Did you get an Echo under the tree? A lot of people did, apparently – 9x as many as last year. But that could be nine people, total, since Amazon never reveals actual numbers, just multiples of past, also unreleased numbers. Still, it's safe to assume this means a lot, since Amazon was also sold out of Echo hardware leading up to the holiday.

Their strategy of selling the Echo at relatively low cost looks to be paying dividends in terms of extending their lead in the home voice command speaker market, which is likely small but growing. And talking to Amazon could become second-nature to a large number of consumers, young and old, which is a key hedge.

2. I call Alexa to the stand

Echo's growing presence might have strange legal implications, since police are seeking to retrieve information from a murder suspect's Amazon Echo. Amazon isn't handing over the info until legally compelled to do so, but this is still a very interesting case to watch in terms of setting the pace for our voice-controlled future.

3. Tesla's Autopilot systems sees future accidents and brakes to stop them

Tesla has talked a lot about the safety potential of its Autopilot 8.0 software, which uses radar to actually see around objects in front and detect potential collisions before a human driver ever possibly could. But now there's video of that actually happening, and it does make a strong case for more autonomous features like emergency braking systems. Like a rolling Sword of Omens, that Model X is.

4. Rent the Runway raises cash for temporary style

RTR's latest raise values the company at a higher valuation than its previous $520 million, Katie reports, and it's now profile based on Ebitda evaluations.

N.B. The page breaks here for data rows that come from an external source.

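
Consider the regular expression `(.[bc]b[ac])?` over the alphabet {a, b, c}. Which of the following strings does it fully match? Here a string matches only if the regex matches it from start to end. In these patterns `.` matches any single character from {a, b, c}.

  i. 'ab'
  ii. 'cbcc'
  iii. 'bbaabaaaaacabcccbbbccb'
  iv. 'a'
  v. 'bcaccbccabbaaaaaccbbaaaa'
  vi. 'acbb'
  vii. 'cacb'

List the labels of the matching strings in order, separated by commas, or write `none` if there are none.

none

i → no match
ii → no match
iii → no match
iv → no match
v → no match
vi → no match
vii → no match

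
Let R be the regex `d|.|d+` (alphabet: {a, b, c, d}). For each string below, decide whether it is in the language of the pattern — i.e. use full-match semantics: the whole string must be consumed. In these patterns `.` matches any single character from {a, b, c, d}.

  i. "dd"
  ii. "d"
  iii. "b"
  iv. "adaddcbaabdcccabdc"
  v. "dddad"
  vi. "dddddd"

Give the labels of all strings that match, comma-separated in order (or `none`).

i. "dd" → match
ii. "d" → match
iii. "b" → match
iv → no match
v. "dddad" → no match
vi. "dddddd" → match

i, ii, iii, vi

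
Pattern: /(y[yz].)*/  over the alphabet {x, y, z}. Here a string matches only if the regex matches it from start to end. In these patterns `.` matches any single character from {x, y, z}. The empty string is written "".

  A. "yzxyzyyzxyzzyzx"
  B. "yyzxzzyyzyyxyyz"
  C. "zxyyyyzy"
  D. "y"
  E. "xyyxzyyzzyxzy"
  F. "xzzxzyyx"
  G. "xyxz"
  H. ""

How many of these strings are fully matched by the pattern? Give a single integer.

2

A → match
B → no match
C → no match
D → no match
E → no match
F → no match
G → no match
H → match
Total matched: 2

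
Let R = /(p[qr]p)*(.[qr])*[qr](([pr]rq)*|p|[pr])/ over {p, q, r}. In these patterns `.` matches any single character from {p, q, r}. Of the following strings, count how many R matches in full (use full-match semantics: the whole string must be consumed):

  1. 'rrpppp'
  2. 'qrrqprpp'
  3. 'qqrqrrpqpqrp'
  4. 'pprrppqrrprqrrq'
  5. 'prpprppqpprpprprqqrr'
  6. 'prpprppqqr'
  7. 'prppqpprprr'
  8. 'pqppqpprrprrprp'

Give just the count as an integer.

4

1 → no match
2 → no match
3 → match
4 → no match
5 → match
6 → match
7 → match
8 → no match
Total matched: 4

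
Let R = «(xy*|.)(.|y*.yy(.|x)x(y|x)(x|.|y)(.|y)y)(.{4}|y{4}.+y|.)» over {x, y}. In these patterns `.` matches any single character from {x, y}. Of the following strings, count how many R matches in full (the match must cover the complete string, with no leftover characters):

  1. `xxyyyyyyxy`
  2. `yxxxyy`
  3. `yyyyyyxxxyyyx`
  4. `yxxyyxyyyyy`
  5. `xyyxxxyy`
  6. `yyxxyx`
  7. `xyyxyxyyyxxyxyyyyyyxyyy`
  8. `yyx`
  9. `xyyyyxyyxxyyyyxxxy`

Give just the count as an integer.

1 → match
2 → match
3 → match
4 → no match
5 → match
6 → match
7 → no match
8 → match
9 → match
Total matched: 7

7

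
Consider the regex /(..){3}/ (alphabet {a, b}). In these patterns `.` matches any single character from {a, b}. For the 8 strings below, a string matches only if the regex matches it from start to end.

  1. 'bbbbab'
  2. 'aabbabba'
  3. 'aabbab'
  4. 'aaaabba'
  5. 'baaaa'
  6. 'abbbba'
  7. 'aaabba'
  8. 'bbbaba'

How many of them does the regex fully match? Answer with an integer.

1 → match
2 → no match
3 → match
4 → no match
5 → no match
6 → match
7 → match
8 → match
Total matched: 5

5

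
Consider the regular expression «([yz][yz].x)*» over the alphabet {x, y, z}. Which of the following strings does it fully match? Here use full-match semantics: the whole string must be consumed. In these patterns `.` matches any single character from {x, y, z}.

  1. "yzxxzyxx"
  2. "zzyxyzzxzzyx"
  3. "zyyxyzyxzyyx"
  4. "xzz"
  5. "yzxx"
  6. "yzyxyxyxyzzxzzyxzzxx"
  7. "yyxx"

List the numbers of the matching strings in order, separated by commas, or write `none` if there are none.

1 → match
2 → match
3 → match
4 → no match
5 → match
6 → no match
7 → match

1, 2, 3, 5, 7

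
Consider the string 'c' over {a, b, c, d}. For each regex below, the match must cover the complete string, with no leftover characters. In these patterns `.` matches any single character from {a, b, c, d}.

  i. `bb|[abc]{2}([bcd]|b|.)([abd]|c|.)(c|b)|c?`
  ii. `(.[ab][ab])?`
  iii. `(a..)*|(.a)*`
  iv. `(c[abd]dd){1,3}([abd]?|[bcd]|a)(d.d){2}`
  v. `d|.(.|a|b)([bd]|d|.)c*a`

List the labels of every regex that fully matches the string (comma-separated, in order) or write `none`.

i

i → match
ii → no match
iii → no match
iv → no match — must end with 'd'
v → no match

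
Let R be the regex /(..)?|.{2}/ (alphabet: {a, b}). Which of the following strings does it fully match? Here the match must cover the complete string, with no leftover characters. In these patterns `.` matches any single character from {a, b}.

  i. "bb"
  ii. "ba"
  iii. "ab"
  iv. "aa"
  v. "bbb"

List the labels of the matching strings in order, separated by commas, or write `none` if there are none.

i → match
ii → match
iii → match
iv → match
v → no match

i, ii, iii, iv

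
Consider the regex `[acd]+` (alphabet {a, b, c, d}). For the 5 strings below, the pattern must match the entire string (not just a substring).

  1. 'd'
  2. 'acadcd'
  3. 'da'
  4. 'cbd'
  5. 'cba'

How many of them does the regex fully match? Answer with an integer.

3

1 → match
2 → match
3 → match
4 → no match
5 → no match
Total matched: 3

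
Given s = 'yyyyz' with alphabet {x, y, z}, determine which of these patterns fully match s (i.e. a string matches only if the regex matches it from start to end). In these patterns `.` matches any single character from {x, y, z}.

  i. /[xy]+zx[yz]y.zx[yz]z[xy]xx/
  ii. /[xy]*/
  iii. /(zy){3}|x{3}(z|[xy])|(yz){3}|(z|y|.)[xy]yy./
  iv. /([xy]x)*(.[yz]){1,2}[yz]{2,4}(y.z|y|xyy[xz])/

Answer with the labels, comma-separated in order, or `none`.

i → no match — must end with 'xx'
ii → no match
iii → match
iv → no match

iii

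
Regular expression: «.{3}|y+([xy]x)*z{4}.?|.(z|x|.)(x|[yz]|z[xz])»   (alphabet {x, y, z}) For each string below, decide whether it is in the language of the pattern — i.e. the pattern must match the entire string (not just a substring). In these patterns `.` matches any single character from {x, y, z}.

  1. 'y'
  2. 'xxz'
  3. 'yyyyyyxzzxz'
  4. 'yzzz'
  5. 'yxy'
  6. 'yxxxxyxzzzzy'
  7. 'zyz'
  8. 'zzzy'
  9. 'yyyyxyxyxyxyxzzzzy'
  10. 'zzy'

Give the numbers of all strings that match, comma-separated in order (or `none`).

2, 4, 5, 6, 7, 9, 10

1. 'y' → no match
2. 'xxz' → match
3. 'yyyyyyxzzxz' → no match
4. 'yzzz' → match
5. 'yxy' → match
6. 'yxxxxyxzzzzy' → match
7. 'zyz' → match
8. 'zzzy' → no match
9 → match
10. 'zzy' → match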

People like to be stylish but don't want to pay full sticker price.

5. Ford's latest autonomous cars get more data from fewer sensors

Ford's probably playing elaborate word games using the Fusion as its self-driving test platform, since there's so much sensor fusion required in autonomous driving. But even if it's not, these next-gen vehicles it's deploying sound very clever indeed. Also never realized the reason they're using Hybrid is that it's the only way to get the power they need for the onboard computing. Cool.

6. Sorry Qualcomm – that'll be $850 million

$850 million is actually a decent-sized fine, as far as regulator penalties against large companies go. The penalty was levied against Qualcomm in South Korea, where the chipmaker was found guilty of abusing its patent royalty practices in the country. Qualcomm should be a nice silicon community player and share more, says the South Korean antitrust regulator.

7. Volkswagen buys a parking payments mobile app

Carmakers like Volkswagen want to own the whole hog when it comes to transportation services, and that includes parking payments. The German automaker just picked up a Canadian mobile payment startup to prove it, too. Get used to it – this is the new way forward for the automotive industry.